Genetik mühendisliği, organizmaların yeni kalıtsal özelliklerini elde etmek için genetik, biyoloji, kimya, viroloji ve benzeri tüm ilgili bilimlerden bilgi ve teknikleri birleştiren modern bir biyoteknoloji alanıdır.

Genotiplerin yeniden yapılandırılması, DNA ve RNA’da değişiklikler yapılarak gerçekleşmektedir.

Bir bitkiye, mikroorganizmaya, hayvana ve hatta insan organizmasına yeni genler ekleyebilmektedir. Ayrıca ona daha önce hiç sahip olmadığı, arzu edilen yeni bir özellik kazandırabilirsiniz. Bu amaçla günümüzde genetik mühendisliği birçok alanda kullanılmaktadır. Örneğin temelinde, modern biyoteknoloji dallarından biri olan ilaç endüstrisinin ayrı bir dalı oluşturulmuştur.

Genetik mühendisliği ve tarihi gelişimi

Kökenler

Klasik genetiğin temelleri, Çek-Avusturyalı biyolog Gregor Mendel’in deneyleri sayesinde XIX yüzyılın ortalarında atılmıştır. Kalıtsal özelliklerin 1865’te bitkiler örneğinde keşfettiği ebeveyn organizmalardan soyundan gelenlere aktarma ilkeleri, ne yazık ki çağdaşlardan gereken ilgiyi görmemiştir. Ayrıca sadece 1900’de Hugo de Vries ve diğer Avrupalı ​​​​bilim adamları bağımsız olarak kalıtım yasalarını yeniden keşfetmiştir.

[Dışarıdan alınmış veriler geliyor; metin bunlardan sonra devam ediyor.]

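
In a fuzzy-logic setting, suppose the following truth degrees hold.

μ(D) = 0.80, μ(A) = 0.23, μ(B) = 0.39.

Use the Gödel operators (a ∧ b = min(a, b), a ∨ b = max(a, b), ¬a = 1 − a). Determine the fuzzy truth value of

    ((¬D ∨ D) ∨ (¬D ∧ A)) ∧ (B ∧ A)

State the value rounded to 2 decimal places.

¬D = 1 − 0.80 = 0.20
¬D ∨ D = max(a, b) on (0.20, 0.80) = 0.80
¬D = 1 − 0.80 = 0.20
¬D ∧ A = min(a, b) on (0.20, 0.23) = 0.20
(¬D ∨ D) ∨ (¬D ∧ A) = max(a, b) on (0.80, 0.20) = 0.80
B ∧ A = min(a, b) on (0.39, 0.23) = 0.23
((¬D ∨ D) ∨ (¬D ∧ A)) ∧ (B ∧ A) = min(a, b) on (0.80, 0.23) = 0.23

0.23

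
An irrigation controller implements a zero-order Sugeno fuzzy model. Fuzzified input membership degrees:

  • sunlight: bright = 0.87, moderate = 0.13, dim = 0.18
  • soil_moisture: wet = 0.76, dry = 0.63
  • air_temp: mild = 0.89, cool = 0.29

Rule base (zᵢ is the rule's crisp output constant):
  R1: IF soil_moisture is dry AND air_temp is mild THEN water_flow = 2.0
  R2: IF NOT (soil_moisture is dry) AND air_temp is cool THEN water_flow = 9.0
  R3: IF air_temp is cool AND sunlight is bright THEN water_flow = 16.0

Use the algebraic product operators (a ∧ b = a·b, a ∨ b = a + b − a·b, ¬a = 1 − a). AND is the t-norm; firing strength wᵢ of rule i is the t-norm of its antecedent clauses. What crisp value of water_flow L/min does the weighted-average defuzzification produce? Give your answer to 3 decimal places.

R1 (z=2.0): dry=0.63, mild=0.89; AND[a·b] → w = 0.5607
R2 (z=9.0): ¬dry=1−0.63=0.37, cool=0.29; AND[a·b] → w = 0.1073
R3 (z=16.0): cool=0.29, bright=0.87; AND[a·b] → w = 0.2523
Weighted average = (0.5607·2.0 + 0.1073·9.0 + 0.2523·16.0) / (0.5607 + 0.1073 + 0.2523)
  = 6.1239 / 0.9203 = 6.654

6.654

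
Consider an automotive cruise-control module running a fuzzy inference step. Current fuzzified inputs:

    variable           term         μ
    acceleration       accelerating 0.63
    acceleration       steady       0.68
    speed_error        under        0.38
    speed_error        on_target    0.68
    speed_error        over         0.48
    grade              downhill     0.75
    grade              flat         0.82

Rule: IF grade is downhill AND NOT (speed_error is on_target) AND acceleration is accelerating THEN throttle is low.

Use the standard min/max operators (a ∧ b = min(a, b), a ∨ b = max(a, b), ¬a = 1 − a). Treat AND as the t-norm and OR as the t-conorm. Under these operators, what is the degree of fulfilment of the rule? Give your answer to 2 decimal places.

firing strength: downhill=0.75, ¬on_target=1−0.68=0.32, accelerating=0.63; AND[min(a, b)] → w = 0.32

0.32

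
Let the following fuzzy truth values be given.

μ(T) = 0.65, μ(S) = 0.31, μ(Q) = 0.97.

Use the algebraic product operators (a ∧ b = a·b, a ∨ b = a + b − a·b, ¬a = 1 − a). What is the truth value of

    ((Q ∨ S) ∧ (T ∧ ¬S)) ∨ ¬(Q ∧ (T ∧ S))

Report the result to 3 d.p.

Q ∨ S = a + b − a·b on (0.9700, 0.3100) = 0.9793
¬S = 1 − 0.3100 = 0.6900
T ∧ ¬S = a·b on (0.6500, 0.6900) = 0.4485
(Q ∨ S) ∧ (T ∧ ¬S) = a·b on (0.9793, 0.4485) = 0.4392
T ∧ S = a·b on (0.6500, 0.3100) = 0.2015
Q ∧ (T ∧ S) = a·b on (0.9700, 0.2015) = 0.1955
¬(Q ∧ (T ∧ S)) = 1 − 0.1955 = 0.8045
((Q ∨ S) ∧ (T ∧ ¬S)) ∨ ¬(Q ∧ (T ∧ S)) = a + b − a·b on (0.4392, 0.8045) = 0.8904

0.890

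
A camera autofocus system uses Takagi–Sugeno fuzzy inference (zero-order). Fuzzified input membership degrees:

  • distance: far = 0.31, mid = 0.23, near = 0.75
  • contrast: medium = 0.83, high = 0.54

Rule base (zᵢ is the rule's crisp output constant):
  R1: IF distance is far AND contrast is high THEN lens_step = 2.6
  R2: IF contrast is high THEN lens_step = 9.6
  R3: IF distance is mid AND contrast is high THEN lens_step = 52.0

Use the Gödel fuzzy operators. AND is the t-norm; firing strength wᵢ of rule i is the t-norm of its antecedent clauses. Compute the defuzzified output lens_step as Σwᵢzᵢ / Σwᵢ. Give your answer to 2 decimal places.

16.62

R1 (z=2.6): far=0.31, high=0.54; AND[min(a, b)] → w = 0.31
R2 (z=9.6): high=0.54 → w = 0.54
R3 (z=52.0): mid=0.23, high=0.54; AND[min(a, b)] → w = 0.23
Weighted average = (0.31·2.6 + 0.54·9.6 + 0.23·52.0) / (0.31 + 0.54 + 0.23)
  = 17.9500 / 1.0800 = 16.62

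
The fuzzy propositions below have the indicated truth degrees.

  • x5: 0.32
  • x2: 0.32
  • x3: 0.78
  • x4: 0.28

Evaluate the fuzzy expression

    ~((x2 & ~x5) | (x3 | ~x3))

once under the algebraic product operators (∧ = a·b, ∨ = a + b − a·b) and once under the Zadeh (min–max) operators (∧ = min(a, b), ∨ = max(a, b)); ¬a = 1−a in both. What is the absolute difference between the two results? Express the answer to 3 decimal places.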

Buna paralel olarak DNA hakkında bilgi oluşturma süreci de devam ediyordu. Böylece, 1869’da İsviçreli biyolog Friedrich Miescher bir makromolekülün varlığını keşfetmiştir. Bununla birlikte 1910’da Amerikalı biyolog Thomas Hunt Morgan, Drosophila’daki mutasyonların kalıtımının doğasına dayanarak, genlerin kromozomlar ve formlar üzerinde doğrusal olarak yer aldığını keşfetmiştir. Aralarında ki bağlantı grupları ise, 1953’te en önemli keşfin yapılmasını sağlamıştır. Amerikalı John Watson ve İngiliz Francis Crick, DNA’nın moleküler yapısını kurmuşlardır.

Yükselişte

1960’ların sonunda, genetik aktif olarak gelişiyordu. Ayrıca virüsler ve plazmitler onun önemli nesneleri haline gelmişti. Buna istinaden sağlam DNA moleküllerinin, plazmitlerin ve virüslerin yüksek oranda saflaştırılmış preparatlarını izole etmek için yöntemler geliştirilmiştir. Ayrıca 1970’lerde DNA dönüşüm reaksiyonlarını katalize eden bir dizi enzim de keşfedilmiştir.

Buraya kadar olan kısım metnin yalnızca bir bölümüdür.